Emma Nguyen received the award for her work on The link between lexical semantic features and children’s comprehension of English be-passives”, a paper submitted to Language Acquisition with Lisa Pearl.

Additionally, Karina Gomes Bertolino and Roberto Petrosino have been named finalists for the award.

Congratulations to all three!

Carstens to join UConn Linguistics

We are thrilled to announce that Vicki Carstens will join the faculty of the Department of Linguistics as Professor of Syntax in Fall 2020! She comes to us from Southern Illinois University where she is Professor & Chair of Linguistics.

Prof. Carstens is a renowned generative syntactician who has worked extensively on word order and agreement cross-linguistically.  She is a skilled, experienced fieldworker and an expert on African languages with a focus on Bantu.

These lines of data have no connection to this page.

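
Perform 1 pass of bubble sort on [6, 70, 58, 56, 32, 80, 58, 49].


Initial: [6, 70, 58, 56, 32, 80, 58, 49]
Pass 1: [6, 58, 56, 32, 70, 58, 49, 80] (5 swaps)

After 1 pass: [6, 58, 56, 32, 70, 58, 49, 80]


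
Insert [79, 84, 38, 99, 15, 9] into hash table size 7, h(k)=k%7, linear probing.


Insert 79: h=2 -> slot 2
Insert 84: h=0 -> slot 0
Insert 38: h=3 -> slot 3
Insert 99: h=1 -> slot 1
Insert 15: h=1, 3 probes -> slot 4
Insert 9: h=2, 3 probes -> slot 5

Table: [84, 99, 79, 38, 15, 9, None]


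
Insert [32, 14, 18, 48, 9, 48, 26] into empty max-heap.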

Check out her research here.

And find out more about her from her 2016 Featured Linguist profile on Linguist List.

Coppola | Best Paper in Language Award

A paper co-authored by Marie Coppola, “The noun-verb distinction in established and emergent sign systems” (Language 95, no. 2 (2019): 230-267), has won this year’s Best Paper in Language Award.

Congratulations to Marie and her co-authors: Natasha Abner, Molly Flaherty, Katelyn Stangl, Diane Brentari, and Susan Goldin-Meadow!

Abstract: In a number of signed languages, the distinction between nouns and verbs is evident in the morphophonology of the signs themselves. Here we use a novel elicitation paradigm to investigate the systematicity, emergence, and development of the noun-verb distinction (qua objects vs. actions) in an established sign language, American Sign Language (ASL), an emerging sign language, Nicaraguan Sign Language (NSL), and in the precursor to NSL, Nicaraguan homesigns. We show that a distinction between nouns and verbs is marked (by utterance position and movement size) and thus present in all groups–even homesigners, who have invented their systems without a conventional language model. However, there is also evidence of emerging crosslinguistic variation in whether a base hand is used to mark the noun-verb contrast. Finally, variation in how movement repetition and base hand are used across Nicaraguan groups offers insight into the pressures that influence the development of a linguistic system. Specifically, early signers of NSL use movement repetition and base hand in ways similar to homesigners but different from signers who entered the NSL community more recently, suggesting that intergenerational transmission to new learners (not just sharing a language with a community) plays a key role in the development of these devices. These results bear not only on the importance of the noun-verb distinction in human communication, but also on how this distinction emerges and develops in a new (sign) language.

 

 

Sprouse | C.L. Baker Award

Jon Sprouse has been announced as the recipient of the LSA’s inaugural C.L. Baker Award, which is awarded to mid-career linguists honoring excellence for scholarship in syntax. Congratulations Jon!

The citation to accompany the award reads as follows: “Jon Sprouse is an experimental syntactician whose work is characterized by imagination, innovation, care, and respect for the facts. He has made methodological contributions of central importance, enabling syntacticians to base their theoretical work on a much more secure empirical foundation. He has also made contributions of central importance to some of the core issues in syntax and linguistic theory more broadly – concerning the nature of island-hood and (in collaboration with Lisa Pearl) the theory of learnability.”

Further information on the award can be found here.